This distinction has implications for whether Walmart is liable for damages associated with the killings or whether the survivors, victims and their families are only entitled to workers’ compensation. Three other surviving employees — Briana Tyler, James Kelly, and Donya Prioleau, along with the estate of Randall Blevins have sued Walmart on similar grounds. Only Tyler’s case is currently moving forward.
Kelly, Prioleau and the Blevins estate dropped their lawsuits earlier this year, though their attorneys previously indicated to The Virginian-Pilot that they plan to refile.
“Before shooting Sarah, Bing specifically recognized another individual who he told to leave the area so that she would not be shot or injured,” reads Merlo’s complaint. “By allowing this individual to escape unharmed, Bing demonstrated that his attack and attempt to kill Sarah was due to personal animus he held against her rather than being based on a condition inherent to Sarah’s employment.”
“His decisions on who to shoot were motivated, at least in part, by his personal animus toward that individual fueled by his longstanding paranoia and delusions,” the complaint continues.
Walmart argues that because the shooting was in the store, the employees and Bing had access to the break room where the shooting began, and the victims being there because they worked at Walmart, their injuries should be covered by workers’ compensation which would preclude them from seeking further damages. The store has not yet replied to Merlo’s filing, but explained their position in response to Tyler’s complaint filed in April.
“Ms. Tyler was working in a location where she was expected to be at the time Bing opened fire on his co-workers, and therefore her injuries occurred in the course of her employment,” Walmart said.
Merlo says that Walmart had known about Bing’s behavior for more than two years but failed to take action. Merlo reported his “abusive conduct and sadistic and violent comments” but said the store’s response to hers and others’ complaints was “utterly dismissive of their concerns and completely supportive of Bing’s abusive conduct.”

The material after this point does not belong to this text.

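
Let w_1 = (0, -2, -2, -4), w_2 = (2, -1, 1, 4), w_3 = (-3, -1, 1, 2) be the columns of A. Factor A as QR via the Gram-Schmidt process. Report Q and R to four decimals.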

Among her complaints were that the shooter would tell her how he liked to kill animals and described what the dead animal carcasses smelled like. He also allegedly subjected her to difficult tasks under tight deadlines knowing she wouldn’t be able to complete them in time, then criticized her for not completing the tasks.
“On the evening of Nov. 22, Bing’s known and foreseeable propensities for violence came to fruition,” the complaint reads.

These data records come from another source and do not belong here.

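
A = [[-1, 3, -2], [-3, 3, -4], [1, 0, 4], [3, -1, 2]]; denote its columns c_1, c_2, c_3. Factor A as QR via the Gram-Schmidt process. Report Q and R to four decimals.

c_1 = (-1, -3, 1, 3); ‖c_1‖ = 4.4721, so e_1 = (-0.2236, -0.6708, 0.2236, 0.6708).
e_1·c_2 = (-0.2236)·3 + (-0.6708)·3 + 0.2236·0 + 0.6708·(-1) = -3.3541.
u_2 = c_2 + 3.3541·e_1 = (2.2500, 0.7500, 0.7500, 1.2500).
‖u_2‖ = 2.7839, so e_2 = (0.8082, 0.2694, 0.2694, 0.4490).
e_1·c_3 = (-0.2236)·(-2) + (-0.6708)·(-4) + 0.2236·4 + 0.6708·2 = 5.3666; e_2·c_3 = 0.8082·(-2) + 0.2694·(-4) + 0.2694·4 + 0.4490·2 = -0.7184.
u_3 = c_3 − 5.3666·e_1 + 0.7184·e_2 = (-0.2194, -0.2065, 2.9935, -1.2774).
‖u_3‖ = 3.2686, so e_3 = (-0.0671, -0.0632, 0.9158, -0.3908).

Q = [[-0.2236, 0.8082, -0.0671], [-0.6708, 0.2694, -0.0632], [0.2236, 0.2694, 0.9158], [0.6708, 0.4490, -0.3908]], R = [[4.4721, -3.3541, 5.3666], [0.0000, 2.7839, -0.7184], [0.0000, 0.0000, 3.2686]]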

The complaint charges Bing’s estate with battery and willful and wanton negligence, and charges Walmart with negligent retention.

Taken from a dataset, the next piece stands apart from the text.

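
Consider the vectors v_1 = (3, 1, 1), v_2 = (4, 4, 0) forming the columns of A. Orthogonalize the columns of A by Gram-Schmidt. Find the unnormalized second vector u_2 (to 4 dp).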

J.H. “Rip” Verkerke, a University of Virginia professor specializing in labor law, told The Pilot earlier this year that most U.S. jurisdictions make exceptions in their workers’ compensation statutes for “intentional tort” — a wrongful act leading to civil liability — the Virginia Supreme Court and General Assembly have not embraced this. Instead, Virginia’s lower courts have held that “injury by accident” includes violent assaults like Bing’s, so current law leans toward a conclusion that the employees’ injuries “fall within the Virginia Act’s coverage of accidental injuries arising out of and in the course of employment.”